Or, I used to think I knew how to sew.
As faithful readers (all two of you) know, I quilt. Over the years I’ve mentioned various quilting projects – machine pieced, machine appliqued, hand applique, whatever – made from typical quilting cotton, denim, and flannel. Projects have ranged in size from hot pads to king size. I thought I did a fairly decent job.
I’ve also mentioned more than once that after the S.O. and I invested in a motorhome we began volunteering as campground hosts. We’ve been hosts at both state and national parks, with my favorite being the first place we volunteered: Montauk State Park in Missouri. Montauk is possibly the most popular park in the state system and is well-known for its trout fishing. The Current River is born at Montauk where the waters from Montauk Spring and a small stream meet. I love Montauk. It’s a great park.
A couple months ago the two things – quilting and Montauk – collided. The Missouri DNR has a centennial quilt project in progress. A friend who is the current assistant park supervisor asked if I was still a quilter. I said yes. She then asked if I’d make a block for the park for the centennial quilt. Of course I said yes to that too. I quilt. So she sent me the requirements: using only 100 percent cotton fabric, create an 8-inch square block with a theme that represented the park. It could be pieced, appliqued, embroidered, or a photo transfer. In retrospect, the last listed would have been the smart thing to do – hindsight is always 20/20.
In any case, I said yes. No sweat. One 8-inch block? Piece of cake. No problem. All I had to do was come up with an appropriate theme. My first thought was to do something with the Montauk Mill. It’s a nifty historic structure, and it would likely be different from what the other fish parks would do (Missouri has four or five parks that highlight fishing – Roaring River, Bennett Spring, and a couple others that I can never remember). If you’re know for fishing, you’re going to do a fish quilt block. Or so I reasoned until I happened across a really nifty design for a paper pieced rainbow trout. Holy wah. It was a neat block. Granted, it was a design for a 10-inch block, but, hey, what’s a photo copier for if not to produce reduced copies. I’d reduce it down to 80% of original size and that would be that.
Three or four or possibly five rejected trout and several weeks of my life later, I threw in the towel. The trout kept coming out looking more like an oddly colored orca. Even worse, the beast was assembled in modules (A through G) and when it got to the point where the modules were sewn into the final two units, they refused to align. According to the pattern, all the seams were perfect. According to the deformed not-exactly-square disaster on the ironing board, the block was a hot mess.

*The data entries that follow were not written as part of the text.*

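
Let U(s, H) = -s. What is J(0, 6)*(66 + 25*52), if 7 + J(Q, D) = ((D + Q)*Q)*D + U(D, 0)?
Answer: -17758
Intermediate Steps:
J(Q, D) = -7 - D + D*Q*(D + Q) (J(Q, D) = -7 + (((D + Q)*Q)*D - D) = -7 + ((Q*(D + Q))*D - D) = -7 + (D*Q*(D + Q) - D) = -7 + (-D + D*Q*(D + Q)) = -7 - D + D*Q*(D + Q))
J(0, 6)*(66 + 25*52) = (-7 - 1*6 + 6*0² + 0*6²)*(66 + 25*52) = (-7 - 6 + 6*0 + 0*36)*(66 + 1300) = (-7 - 6 + 0 + 0)*1366 = -13*1366 = -17758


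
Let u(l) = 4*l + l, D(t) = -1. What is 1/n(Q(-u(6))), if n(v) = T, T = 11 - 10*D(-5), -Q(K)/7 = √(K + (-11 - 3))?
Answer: 1/21 ≈ 0.047619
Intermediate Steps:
u(l) = 5*l
Q(K) = -7*√(-14 + K) (Q(K) = -7*√(K + (-11 - 3)) = -7*√(K - 14) = -7*√(-14 + K))
T = 21 (T = 11 - 10*(-1) = 11 + 10 = 21)
n(v) = 21
1/n(Q(-u(6))) = 1/21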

Made the mistake of trying to embroider Montauk in cursive above the mill, which is when I learned my embroidery skills (which used to be amazing) have definitely weakened with age. It was supposed to curve around and end in a fish hook. Now it just looks like someone misspelled Montauk. Still, despite my qualms about the embroidery, the block got shoved into an envelope and is now probably jammed in a USPS automated sorting machine somewhere multiple states away from here. Never again.